Un Tombeau pour Boris Davidovitch est un recueil de sept nouvelles.
Danilo Kis insiste, cependant, discrètement sur la nécessité de chercher l'unité du livre. La couverture indique que nous avons affaire à « sept chapitres d'une même histoire » et à un « roman ».
En un sens technique, le livre n'est donc pas si éloigné de
Sablier, lui aussi constitué d'un ensemble de textes dont le lecteur doit reconstituer l'unité. le sous-titre « sept chapitres » suggère néanmoins une idée d'incomplétude.
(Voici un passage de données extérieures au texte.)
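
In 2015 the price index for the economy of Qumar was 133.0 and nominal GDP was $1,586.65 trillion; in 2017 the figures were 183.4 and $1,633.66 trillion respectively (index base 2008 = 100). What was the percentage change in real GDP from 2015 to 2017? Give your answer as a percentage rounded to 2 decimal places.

-25.33%

Real GDP 2015 = 1586.65 / 1.330 = 1192.97.
Real GDP 2017 = 1633.66 / 1.834 = 890.76.
Real growth = 890.76 / 1192.97 − 1 = -0.2533.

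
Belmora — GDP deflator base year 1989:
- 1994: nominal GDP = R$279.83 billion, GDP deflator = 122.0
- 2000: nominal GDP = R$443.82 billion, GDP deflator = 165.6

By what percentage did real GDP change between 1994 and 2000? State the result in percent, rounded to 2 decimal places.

16.85%

Deflate each year: 1994 → 279.83/1.220 = 229.37; 2000 → 443.82/1.656 = 268.01.
So real GDP changed by 268.01/229.37 − 1 = 0.1685, i.e. 16.85%.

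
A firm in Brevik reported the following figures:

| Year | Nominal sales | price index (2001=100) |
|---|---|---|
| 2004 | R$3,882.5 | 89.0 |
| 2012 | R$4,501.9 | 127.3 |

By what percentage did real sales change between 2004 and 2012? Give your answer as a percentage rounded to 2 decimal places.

-18.93%

Deflate each year: 2004 → 3882.5/0.890 = 4362.36; 2012 → 4501.9/1.273 = 3536.45.
So real sales changed by 3536.45/4362.36 − 1 = -0.1893, i.e. -18.93%.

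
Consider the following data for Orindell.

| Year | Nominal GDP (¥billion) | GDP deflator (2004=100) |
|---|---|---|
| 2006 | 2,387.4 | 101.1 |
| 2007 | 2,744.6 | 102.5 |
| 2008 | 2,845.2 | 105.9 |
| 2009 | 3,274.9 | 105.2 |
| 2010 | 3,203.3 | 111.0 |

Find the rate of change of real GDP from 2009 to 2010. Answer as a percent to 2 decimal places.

-7.30%

Real GDP 2009 = 3274.9/1.052 = 3113.02.
Real GDP 2010 = 3203.3/1.110 = 2885.86.
Change = 2885.86/3113.02 − 1 = -0.0730.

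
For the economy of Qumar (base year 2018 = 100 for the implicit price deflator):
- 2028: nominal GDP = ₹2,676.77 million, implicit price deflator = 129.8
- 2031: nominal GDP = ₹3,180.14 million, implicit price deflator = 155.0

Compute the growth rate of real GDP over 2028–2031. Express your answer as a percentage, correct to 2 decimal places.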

Par rapport à un recueil de nouvelles plus classique comme Encyclopédie des morts (sous-titré « nouvelles » et non « roman »), l'unité thématique d'
Un Tombeau pour Boris Davidovitch est évidente : cinq des sept nouvelles parlent de personnes qui passent par les camps de la Sibérie Les anecdotes à l'origine de ces nouvelles sont, semble-t-il, toutes tirées de
7000 jours en Sibérie de
Karlo Stajner (à qui la nouvelle centrale du roman est dédiée). le septième et dernier récit n'a pas de source documentaire, mais se déroule dans le même contexte : il s'agit de la biographie d'un poète qui n'est pas déporté, mais redoute de l'être à un certain moment de sa carrière.
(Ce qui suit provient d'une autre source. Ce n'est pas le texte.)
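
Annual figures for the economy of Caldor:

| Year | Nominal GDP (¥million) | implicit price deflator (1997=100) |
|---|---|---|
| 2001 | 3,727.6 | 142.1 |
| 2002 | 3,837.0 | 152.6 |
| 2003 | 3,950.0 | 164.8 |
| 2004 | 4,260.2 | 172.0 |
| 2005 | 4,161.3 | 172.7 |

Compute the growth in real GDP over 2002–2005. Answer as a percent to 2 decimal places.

Real GDP 2002 = 3837.0/1.526 = 2514.42.
Real GDP 2005 = 4161.3/1.727 = 2409.55.
Change = 2409.55/2514.42 − 1 = -0.0417.

-4.17%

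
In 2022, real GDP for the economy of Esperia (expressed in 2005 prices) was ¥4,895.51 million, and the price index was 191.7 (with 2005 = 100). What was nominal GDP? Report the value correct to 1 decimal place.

Nominal GDP = Real × (price index/100) = 4895.51 × 1.917 = 9384.69.

¥9,384.7 million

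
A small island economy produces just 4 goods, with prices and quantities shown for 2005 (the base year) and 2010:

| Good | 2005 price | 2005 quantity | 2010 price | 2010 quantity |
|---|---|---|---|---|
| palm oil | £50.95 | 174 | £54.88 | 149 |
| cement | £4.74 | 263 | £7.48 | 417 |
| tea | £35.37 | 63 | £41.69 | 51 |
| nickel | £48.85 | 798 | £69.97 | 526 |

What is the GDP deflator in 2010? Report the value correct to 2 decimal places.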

Le lien entre les nouvelles est renforcé par le retour des personnages : un bandit du quatrième récit couche avec la maitresse d'un des personnages du troisième qui était lui-même mêlé au destin tragique du protagoniste du deuxième. La victime du même bandit croise, pour sa part, Boris Davidovitch Novski, le héros de la cinquième nouvelle qui est le protecteur du poète du dernier récit.
La sixième nouvelle, « Chiens et livres », introduit, cependant, un décalage spatio-temporel avec le reste du recueil : elle a pour cadre le sud de la France, au XIVème siècle, durant les pogromes de la « croisade des Pastoureaux ». Cela suggère que l'unité ultime du livre n'est pas à chercher dans le Stalinisme en tant que tel, mais dans quelque chose de plus profond et plus éternel.
La polémique poétique que mène
Danilo Kis a probablement pour cible principale la conviction de détenir la vérité de l'existence et le sens de l'histoire. Cette certitude est dangereuse car elle peut conduire à considérer le meurtre comme un moyen acceptable s'il permet d'accélérer l'avènement de la fin de l'histoire, le rétablissement du paradis terrestre.
Le conflit qui oppose l'artisan Mikcha à son patron Reb Mendel dans le premier récit tourne déjà, en mineur, autour de cette thématique : Mikcha fait subir à un putois, voleur de poules, un sort particulièrement cruel. Il l'égorge et le pend au poulailler : « Reb Mendel, dit-il, je vous ai débarrassé des putois une bonne fois pour toutes ». Horrifié, le «Talmudiste » chasse son apprenti : « Lavez le sang de vos mains et de votre visage, et soyez maudit, Herr Miskat. »
Kis introduit ainsi le thème de la fin qui justifie les moyens : Mikcha tue le putois « pour sauver les poules ». Il assassinera ensuite une jeune fille innocente « pour protéger le parti » et finira par être liquidé « pour servir la révolution ».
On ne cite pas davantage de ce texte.